Alguns homens que estavam no velório viram tudo, mas consta que conseguiram fechar a porta da casa mortuária a tempo de evitar que as mulheres saissem para a rua e vissem o Tonho Gato correndo nú da cintura para baixo, com o bacamarte exposto.
Virámos costas e então, também nós corremos, mas em sentido inverso do Gato, para não sermos reconhecidos.
Só parámos no Casal de Baixo, mas já não apetecia coelho. Sem mais conversa, dispersámos, cada um para sua casa.
No dia seguinte, cheio de vergonha que me tivessem reconhecido, achei que era meu dever, como penitência, ir ao funeral da ti Maria de Jesus, querida velhinha falecida com 96 anos, de quem eu gostava muito. Que Deus a tenha em descanso.
O meus irmãos também foram ao funeral. Ali, e depois, durante o resto do dia, por toda a aldeia, ouvimos as pessoas fazerem conversa acerca do sucedido na noite anterior. Mas para nosso alívio ninguém avançava nomes. Acima de tudo, o assunto centrava-se em considerações acerca do tamanho avantajado do Tonho Gato (e também, que tinha sido chamado o 112, tendo uma pessoa ido de ambulância para o Hospital de Abrantes).

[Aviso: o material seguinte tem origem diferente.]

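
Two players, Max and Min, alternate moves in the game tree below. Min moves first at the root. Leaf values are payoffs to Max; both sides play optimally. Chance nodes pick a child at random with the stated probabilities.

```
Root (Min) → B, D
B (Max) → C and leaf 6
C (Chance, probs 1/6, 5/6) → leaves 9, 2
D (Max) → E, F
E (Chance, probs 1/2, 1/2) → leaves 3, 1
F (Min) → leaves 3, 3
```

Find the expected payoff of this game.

3

C (Chance): 1/6·9 + 5/6·2 = 3.17
B (Max): max(3.17, 6) = 6
E (Chance): 1/2·3 + 1/2·1 = 2
F (Min): min(3, 3) = 3
D (Max): max(2, 3) = 3
Root (Min): min(6, 3) = 3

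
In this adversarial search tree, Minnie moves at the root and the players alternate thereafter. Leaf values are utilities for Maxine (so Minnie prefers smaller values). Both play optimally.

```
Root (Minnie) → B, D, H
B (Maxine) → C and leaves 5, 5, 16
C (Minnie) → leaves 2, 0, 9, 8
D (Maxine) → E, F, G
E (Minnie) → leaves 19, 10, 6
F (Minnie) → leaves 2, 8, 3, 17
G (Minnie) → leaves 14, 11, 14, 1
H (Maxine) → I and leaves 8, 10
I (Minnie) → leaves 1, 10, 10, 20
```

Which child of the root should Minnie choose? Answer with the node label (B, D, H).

C (Minnie): min(2, 0, 9, 8) = 0
B (Maxine): max(0, 5, 5, 16) = 16
E (Minnie): min(19, 10, 6) = 6
F (Minnie): min(2, 8, 3, 17) = 2
G (Minnie): min(14, 11, 14, 1) = 1
D (Maxine): max(6, 2, 1) = 6
I (Minnie): min(1, 10, 10, 20) = 1
H (Maxine): max(1, 8, 10) = 10
Root (Minnie): min(16, 6, 10) = 6
Minnie picks the child with the lowest value: D (value 6).

D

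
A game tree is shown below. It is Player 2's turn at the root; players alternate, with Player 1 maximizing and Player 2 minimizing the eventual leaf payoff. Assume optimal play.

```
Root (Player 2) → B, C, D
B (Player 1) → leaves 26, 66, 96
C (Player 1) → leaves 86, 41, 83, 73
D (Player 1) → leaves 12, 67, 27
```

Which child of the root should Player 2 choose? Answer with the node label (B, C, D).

B (Player 1): max(26, 66, 96) = 96
C (Player 1): max(86, 41, 83, 73) = 86
D (Player 1): max(12, 67, 27) = 67
Root (Player 2): min(96, 86, 67) = 67
Player 2 picks the child with the lowest value: D (value 67).

D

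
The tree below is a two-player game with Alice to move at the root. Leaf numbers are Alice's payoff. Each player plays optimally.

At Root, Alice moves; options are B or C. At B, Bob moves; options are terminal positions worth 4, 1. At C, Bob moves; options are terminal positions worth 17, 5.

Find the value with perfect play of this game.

B (Bob): min(4, 1) = 1
C (Bob): min(17, 5) = 5
Root (Alice): max(1, 5) = 5

5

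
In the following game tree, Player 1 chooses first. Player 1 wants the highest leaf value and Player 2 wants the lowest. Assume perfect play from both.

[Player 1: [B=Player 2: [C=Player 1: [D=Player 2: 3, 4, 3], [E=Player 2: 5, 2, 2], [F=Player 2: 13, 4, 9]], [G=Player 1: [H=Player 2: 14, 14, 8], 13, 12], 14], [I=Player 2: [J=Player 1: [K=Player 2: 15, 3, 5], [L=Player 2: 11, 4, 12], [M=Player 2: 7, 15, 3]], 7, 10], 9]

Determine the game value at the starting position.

D (Player 2): min(3, 4, 3) = 3
E (Player 2): min(5, 2, 2) = 2
F (Player 2): min(13, 4, 9) = 4
C (Player 1): max(3, 2, 4) = 4
H (Player 2): min(14, 14, 8) = 8
G (Player 1): max(8, 13, 12) = 13
B (Player 2): min(4, 13, 14) = 4
K (Player 2): min(15, 3, 5) = 3
L (Player 2): min(11, 4, 12) = 4
M (Player 2): min(7, 15, 3) = 3
J (Player 1): max(3, 4, 3) = 4
I (Player 2): min(4, 7, 10) = 4
Root (Player 1): max(4, 4, 9) = 9

9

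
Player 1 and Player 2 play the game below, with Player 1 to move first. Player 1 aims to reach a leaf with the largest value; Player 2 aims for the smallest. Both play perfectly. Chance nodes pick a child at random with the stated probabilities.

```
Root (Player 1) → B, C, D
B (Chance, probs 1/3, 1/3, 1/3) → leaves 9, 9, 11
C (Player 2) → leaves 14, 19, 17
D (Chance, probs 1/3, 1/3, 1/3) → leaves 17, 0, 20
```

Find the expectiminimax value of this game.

14

B (Chance): 1/3·9 + 1/3·9 + 1/3·11 = 9.67
C (Player 2): min(14, 19, 17) = 14
D (Chance): 1/3·17 + 1/3·0 + 1/3·20 = 12.33
Root (Player 1): max(9.67, 14, 12.33) = 14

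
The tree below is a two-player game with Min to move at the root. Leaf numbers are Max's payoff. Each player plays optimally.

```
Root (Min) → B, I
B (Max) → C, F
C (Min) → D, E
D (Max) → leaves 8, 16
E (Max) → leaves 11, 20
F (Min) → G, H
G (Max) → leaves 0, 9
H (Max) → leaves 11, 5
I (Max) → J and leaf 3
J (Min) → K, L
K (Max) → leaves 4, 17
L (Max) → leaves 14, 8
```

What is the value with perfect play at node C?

16

D: max(8, 16) = 16
E: max(11, 20) = 20
C: min(16, 20) = 16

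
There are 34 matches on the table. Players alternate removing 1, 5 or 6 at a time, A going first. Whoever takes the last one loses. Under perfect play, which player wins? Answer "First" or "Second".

Compute winning (W) and losing (L) positions by backward induction:
i:   0  1  2  3  4  5  6  7  8  9 10 11 12 13 14 15 16 17 18 19 20 21 22 23 24 25 26 27 28 29 30 31 32 33 34
     W  L  W  L  W  L  W  W  W  W  W  W  L  W  L  W  L  W  W  W  W  W  W  L  W  L  W  L  W  W  W  W  W  W  L
Position 34 is L, so the second player wins.

Second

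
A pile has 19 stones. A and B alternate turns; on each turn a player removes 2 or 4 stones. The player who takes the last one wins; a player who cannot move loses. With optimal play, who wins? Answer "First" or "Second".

Second

W/L table (W = player to move can force a win):
i:   0  1  2  3  4  5  6  7  8  9 10 11 12 13 14 15 16 17 18 19
     L  L  W  W  W  W  L  L  W  W  W  W  L  L  W  W  W  W  L  L
Position 19 is L, so the second player wins.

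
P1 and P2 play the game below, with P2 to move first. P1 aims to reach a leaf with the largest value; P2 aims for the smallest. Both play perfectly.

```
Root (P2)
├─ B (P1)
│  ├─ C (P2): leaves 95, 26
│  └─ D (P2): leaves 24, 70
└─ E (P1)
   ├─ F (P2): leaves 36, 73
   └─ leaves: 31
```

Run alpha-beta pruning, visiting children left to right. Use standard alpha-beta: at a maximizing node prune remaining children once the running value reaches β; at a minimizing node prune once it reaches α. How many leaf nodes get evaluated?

5

C [α=-∞,β=+∞]: v=26
D [α=26,β=+∞]: v=24 after child 1 ≤ α → α-cutoff, skip 1
B [α=-∞,β=+∞]: v=26
F [α=-∞,β=26]: v=36
E [α=-∞,β=26]: v=36 after child 1 ≥ β → β-cutoff, skip 1
Root [α=-∞,β=+∞]: v=26
Leaves evaluated: 5 of 7.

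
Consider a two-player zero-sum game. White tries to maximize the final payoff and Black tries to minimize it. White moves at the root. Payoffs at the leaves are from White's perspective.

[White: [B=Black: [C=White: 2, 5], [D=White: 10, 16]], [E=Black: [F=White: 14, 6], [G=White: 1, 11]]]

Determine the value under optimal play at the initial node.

11

C (White): max(2, 5) = 5
D (White): max(10, 16) = 16
B (Black): min(5, 16) = 5
F (White): max(14, 6) = 14
G (White): max(1, 11) = 11
E (Black): min(14, 11) = 11
Root (White): max(5, 11) = 11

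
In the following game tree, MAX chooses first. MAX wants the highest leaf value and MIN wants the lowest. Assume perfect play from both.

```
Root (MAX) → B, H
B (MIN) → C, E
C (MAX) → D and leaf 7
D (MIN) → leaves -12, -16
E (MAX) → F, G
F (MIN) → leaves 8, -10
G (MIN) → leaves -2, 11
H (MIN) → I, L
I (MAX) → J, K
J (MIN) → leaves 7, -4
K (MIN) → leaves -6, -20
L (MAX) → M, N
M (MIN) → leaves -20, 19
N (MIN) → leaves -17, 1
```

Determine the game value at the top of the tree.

D (MIN): min(-12, -16) = -16
C (MAX): max(-16, 7) = 7
F (MIN): min(8, -10) = -10
G (MIN): min(-2, 11) = -2
E (MAX): max(-10, -2) = -2
B (MIN): min(7, -2) = -2
J (MIN): min(7, -4) = -4
K (MIN): min(-6, -20) = -20
I (MAX): max(-4, -20) = -4
M (MIN): min(-20, 19) = -20
N (MIN): min(-17, 1) = -17
L (MAX): max(-20, -17) = -17
H (MIN): min(-4, -17) = -17
Root (MAX): max(-2, -17) = -2

-2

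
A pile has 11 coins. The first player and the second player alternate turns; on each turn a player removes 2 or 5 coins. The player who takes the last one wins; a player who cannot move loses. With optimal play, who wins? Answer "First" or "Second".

Positions where the player to move wins (W) vs loses (L):
i:   0  1  2  3  4  5  6  7  8  9 10 11
     L  L  W  W  L  W  W  L  L  W  W  L
Position 11 is L, so the second player wins.

Second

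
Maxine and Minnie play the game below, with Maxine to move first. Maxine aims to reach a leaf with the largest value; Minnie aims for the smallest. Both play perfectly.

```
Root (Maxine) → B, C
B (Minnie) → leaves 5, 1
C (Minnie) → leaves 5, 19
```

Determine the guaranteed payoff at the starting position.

5

B (Minnie): min(5, 1) = 1
C (Minnie): min(5, 19) = 5
Root (Maxine): max(1, 5) = 5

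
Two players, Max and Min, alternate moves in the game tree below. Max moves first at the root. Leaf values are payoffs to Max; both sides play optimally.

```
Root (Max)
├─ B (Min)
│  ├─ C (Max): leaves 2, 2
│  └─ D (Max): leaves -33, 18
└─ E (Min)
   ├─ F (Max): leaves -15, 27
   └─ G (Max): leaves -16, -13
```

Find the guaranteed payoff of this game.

C (Max): max(2, 2) = 2
D (Max): max(-33, 18) = 18
B (Min): min(2, 18) = 2
F (Max): max(-15, 27) = 27
G (Max): max(-16, -13) = -13
E (Min): min(27, -13) = -13
Root (Max): max(2, -13) = 2

2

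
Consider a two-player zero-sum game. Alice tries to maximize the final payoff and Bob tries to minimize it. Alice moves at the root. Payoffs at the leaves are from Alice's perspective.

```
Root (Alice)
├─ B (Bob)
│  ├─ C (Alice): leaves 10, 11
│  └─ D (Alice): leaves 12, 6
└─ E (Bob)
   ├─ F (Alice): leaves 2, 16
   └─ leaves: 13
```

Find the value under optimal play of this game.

C (Alice): max(10, 11) = 11
D (Alice): max(12, 6) = 12
B (Bob): min(11, 12) = 11
F (Alice): max(2, 16) = 16
E (Bob): min(16, 13) = 13
Root (Alice): max(11, 13) = 13

13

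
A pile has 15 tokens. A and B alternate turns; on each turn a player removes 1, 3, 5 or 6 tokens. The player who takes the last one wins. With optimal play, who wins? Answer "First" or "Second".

Compute winning (W) and losing (L) positions by backward induction:
i:   0  1  2  3  4  5  6  7  8  9 10 11 12 13 14 15
     L  W  L  W  L  W  W  W  W  W  W  L  W  L  W  L
Position 15 is L, so the second player wins.

Second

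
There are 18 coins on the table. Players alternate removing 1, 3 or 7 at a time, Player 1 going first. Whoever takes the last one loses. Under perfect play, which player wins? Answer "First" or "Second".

First

Compute winning (W) and losing (L) positions by backward induction:
i:   0  1  2  3  4  5  6  7  8  9 10 11 12 13 14 15 16 17 18
     W  L  W  L  W  L  W  L  W  L  W  L  W  L  W  L  W  L  W
Position 18 is W, so the first player wins.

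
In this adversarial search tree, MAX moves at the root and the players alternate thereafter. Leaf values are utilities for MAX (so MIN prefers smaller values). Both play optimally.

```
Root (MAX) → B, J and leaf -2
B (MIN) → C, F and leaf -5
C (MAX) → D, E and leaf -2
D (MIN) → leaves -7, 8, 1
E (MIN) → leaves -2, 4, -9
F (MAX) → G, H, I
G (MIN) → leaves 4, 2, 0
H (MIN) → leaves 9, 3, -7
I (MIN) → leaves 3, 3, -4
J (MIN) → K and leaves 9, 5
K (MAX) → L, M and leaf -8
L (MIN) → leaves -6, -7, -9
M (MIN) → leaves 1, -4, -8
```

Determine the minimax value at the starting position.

-2

D (MIN): min(-7, 8, 1) = -7
E (MIN): min(-2, 4, -9) = -9
C (MAX): max(-7, -9, -2) = -2
G (MIN): min(4, 2, 0) = 0
H (MIN): min(9, 3, -7) = -7
I (MIN): min(3, 3, -4) = -4
F (MAX): max(0, -7, -4) = 0
B (MIN): min(-2, 0, -5) = -5
L (MIN): min(-6, -7, -9) = -9
M (MIN): min(1, -4, -8) = -8
K (MAX): max(-9, -8, -8) = -8
J (MIN): min(-8, 9, 5) = -8
Root (MAX): max(-5, -8, -2) = -2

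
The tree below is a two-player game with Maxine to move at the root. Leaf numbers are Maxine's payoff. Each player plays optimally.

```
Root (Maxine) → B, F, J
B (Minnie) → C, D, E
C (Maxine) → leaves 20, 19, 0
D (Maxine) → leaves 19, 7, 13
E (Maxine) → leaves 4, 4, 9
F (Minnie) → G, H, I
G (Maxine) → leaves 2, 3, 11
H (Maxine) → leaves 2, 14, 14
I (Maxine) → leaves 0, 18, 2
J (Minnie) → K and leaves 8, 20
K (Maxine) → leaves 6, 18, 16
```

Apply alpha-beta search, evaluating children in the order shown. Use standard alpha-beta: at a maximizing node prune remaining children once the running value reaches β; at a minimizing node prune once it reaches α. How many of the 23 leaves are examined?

C [α=-∞,β=+∞]: v=20
D [α=-∞,β=20]: v=19
E [α=-∞,β=19]: v=9
B [α=-∞,β=+∞]: v=9
G [α=9,β=+∞]: v=11
H [α=9,β=11]: v=14 after child 2 ≥ β → β-cutoff, skip 1
I [α=9,β=11]: v=18 after child 2 ≥ β → β-cutoff, skip 1
F [α=9,β=+∞]: v=11
K [α=11,β=+∞]: v=18
J [α=11,β=+∞]: v=8 after child 2 ≤ α → α-cutoff, skip 1
Root [α=-∞,β=+∞]: v=11
Leaves evaluated: 20 of 23.

20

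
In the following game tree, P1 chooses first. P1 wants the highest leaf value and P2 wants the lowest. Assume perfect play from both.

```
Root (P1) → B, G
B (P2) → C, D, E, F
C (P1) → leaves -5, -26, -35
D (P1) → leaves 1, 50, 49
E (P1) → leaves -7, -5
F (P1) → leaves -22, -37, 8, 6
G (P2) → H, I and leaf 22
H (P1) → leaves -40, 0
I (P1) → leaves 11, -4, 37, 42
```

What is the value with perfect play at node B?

C: max(-5, -26, -35) = -5
D: max(1, 50, 49) = 50
E: max(-7, -5) = -5
F: max(-22, -37, 8, 6) = 8
B: min(-5, 50, -5, 8) = -5

-5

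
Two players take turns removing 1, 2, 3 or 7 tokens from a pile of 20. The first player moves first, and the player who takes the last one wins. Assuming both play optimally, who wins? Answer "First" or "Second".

i:   0  1  2  3  4  5  6  7  8  9 10 11 12 13 14 15 16 17 18 19 20
     L  W  W  W  L  W  W  W  L  W  W  W  L  W  W  W  L  W  W  W  L
Position 20 is L, so the second player wins.

Second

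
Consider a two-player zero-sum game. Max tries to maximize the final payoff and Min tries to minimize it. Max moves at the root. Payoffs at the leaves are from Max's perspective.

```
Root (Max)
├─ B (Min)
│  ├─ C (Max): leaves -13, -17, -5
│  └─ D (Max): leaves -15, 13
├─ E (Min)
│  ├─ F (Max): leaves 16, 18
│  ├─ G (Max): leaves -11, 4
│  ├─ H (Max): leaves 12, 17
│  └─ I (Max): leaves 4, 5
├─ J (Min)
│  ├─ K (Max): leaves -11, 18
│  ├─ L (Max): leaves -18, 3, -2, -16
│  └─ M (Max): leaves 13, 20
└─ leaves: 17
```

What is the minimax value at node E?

4

F: max(16, 18) = 18
G: max(-11, 4) = 4
H: max(12, 17) = 17
I: max(4, 5) = 5
E: min(18, 4, 17, 5) = 4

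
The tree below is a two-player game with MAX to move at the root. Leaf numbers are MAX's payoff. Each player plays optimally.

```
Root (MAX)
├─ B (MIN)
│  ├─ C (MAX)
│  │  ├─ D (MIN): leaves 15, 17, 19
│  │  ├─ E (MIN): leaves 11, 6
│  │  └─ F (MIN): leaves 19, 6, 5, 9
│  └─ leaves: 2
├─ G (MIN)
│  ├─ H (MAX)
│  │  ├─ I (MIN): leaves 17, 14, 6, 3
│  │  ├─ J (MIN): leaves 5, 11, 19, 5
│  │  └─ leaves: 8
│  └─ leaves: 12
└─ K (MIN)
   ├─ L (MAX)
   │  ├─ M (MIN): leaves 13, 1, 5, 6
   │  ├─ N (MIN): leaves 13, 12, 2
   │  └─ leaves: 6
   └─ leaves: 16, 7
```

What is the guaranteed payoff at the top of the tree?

8

D (MIN): min(15, 17, 19) = 15
E (MIN): min(11, 6) = 6
F (MIN): min(19, 6, 5, 9) = 5
C (MAX): max(15, 6, 5) = 15
B (MIN): min(15, 2) = 2
I (MIN): min(17, 14, 6, 3) = 3
J (MIN): min(5, 11, 19, 5) = 5
H (MAX): max(3, 5, 8) = 8
G (MIN): min(8, 12) = 8
M (MIN): min(13, 1, 5, 6) = 1
N (MIN): min(13, 12, 2) = 2
L (MAX): max(1, 2, 6) = 6
K (MIN): min(6, 16, 7) = 6
Root (MAX): max(2, 8, 6) = 8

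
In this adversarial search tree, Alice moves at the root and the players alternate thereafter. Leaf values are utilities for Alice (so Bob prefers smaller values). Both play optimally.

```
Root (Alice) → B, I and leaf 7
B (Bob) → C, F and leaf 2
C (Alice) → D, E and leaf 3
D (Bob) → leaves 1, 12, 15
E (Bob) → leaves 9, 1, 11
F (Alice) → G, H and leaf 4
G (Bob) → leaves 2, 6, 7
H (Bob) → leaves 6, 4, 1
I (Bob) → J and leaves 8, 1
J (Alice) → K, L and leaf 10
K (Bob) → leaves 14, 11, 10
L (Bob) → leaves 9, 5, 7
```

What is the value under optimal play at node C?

3

D: min(1, 12, 15) = 1
E: min(9, 1, 11) = 1
C: max(1, 1, 3) = 3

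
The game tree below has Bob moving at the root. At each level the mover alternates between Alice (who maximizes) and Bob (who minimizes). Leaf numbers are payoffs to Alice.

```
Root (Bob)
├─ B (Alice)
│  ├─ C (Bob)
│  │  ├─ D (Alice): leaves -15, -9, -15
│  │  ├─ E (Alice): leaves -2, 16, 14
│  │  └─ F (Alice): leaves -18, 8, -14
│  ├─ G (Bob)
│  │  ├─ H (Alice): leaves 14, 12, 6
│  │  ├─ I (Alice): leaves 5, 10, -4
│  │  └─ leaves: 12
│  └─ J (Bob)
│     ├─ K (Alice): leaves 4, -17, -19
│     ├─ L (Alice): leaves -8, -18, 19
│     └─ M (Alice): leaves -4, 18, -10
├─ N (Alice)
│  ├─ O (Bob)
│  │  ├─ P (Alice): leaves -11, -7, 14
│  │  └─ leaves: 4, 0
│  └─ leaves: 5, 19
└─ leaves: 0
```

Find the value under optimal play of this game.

D (Alice): max(-15, -9, -15) = -9
E (Alice): max(-2, 16, 14) = 16
F (Alice): max(-18, 8, -14) = 8
C (Bob): min(-9, 16, 8) = -9
H (Alice): max(14, 12, 6) = 14
I (Alice): max(5, 10, -4) = 10
G (Bob): min(14, 10, 12) = 10
K (Alice): max(4, -17, -19) = 4
L (Alice): max(-8, -18, 19) = 19
M (Alice): max(-4, 18, -10) = 18
J (Bob): min(4, 19, 18) = 4
B (Alice): max(-9, 10, 4) = 10
P (Alice): max(-11, -7, 14) = 14
O (Bob): min(14, 4, 0) = 0
N (Alice): max(0, 5, 19) = 19
Root (Bob): min(10, 19, 0) = 0

0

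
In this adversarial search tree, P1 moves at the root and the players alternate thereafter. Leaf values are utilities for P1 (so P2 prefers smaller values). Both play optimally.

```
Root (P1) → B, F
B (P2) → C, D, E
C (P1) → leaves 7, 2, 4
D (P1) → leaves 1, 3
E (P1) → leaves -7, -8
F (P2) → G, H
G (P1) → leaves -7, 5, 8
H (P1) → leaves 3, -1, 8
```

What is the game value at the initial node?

8

C (P1): max(7, 2, 4) = 7
D (P1): max(1, 3) = 3
E (P1): max(-7, -8) = -7
B (P2): min(7, 3, -7) = -7
G (P1): max(-7, 5, 8) = 8
H (P1): max(3, -1, 8) = 8
F (P2): min(8, 8) = 8
Root (P1): max(-7, 8) = 8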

Felizmente, ninguém parecia interessado em saber quem seriam os malandros que o tinham despido. Assunto sobre o qual, o próprio Gato mantinha absoluto silêncio, recusando-se a fornecer qualquer nome.
À noite, mesmo assim, sentindo a minha consciência ainda algo pesada por termos perturbado o velório, cometi um facto quase inédito: fui também à missa do Galo.
...No entanto, não tive coragem de ir beijar os pés ao menino Jesus.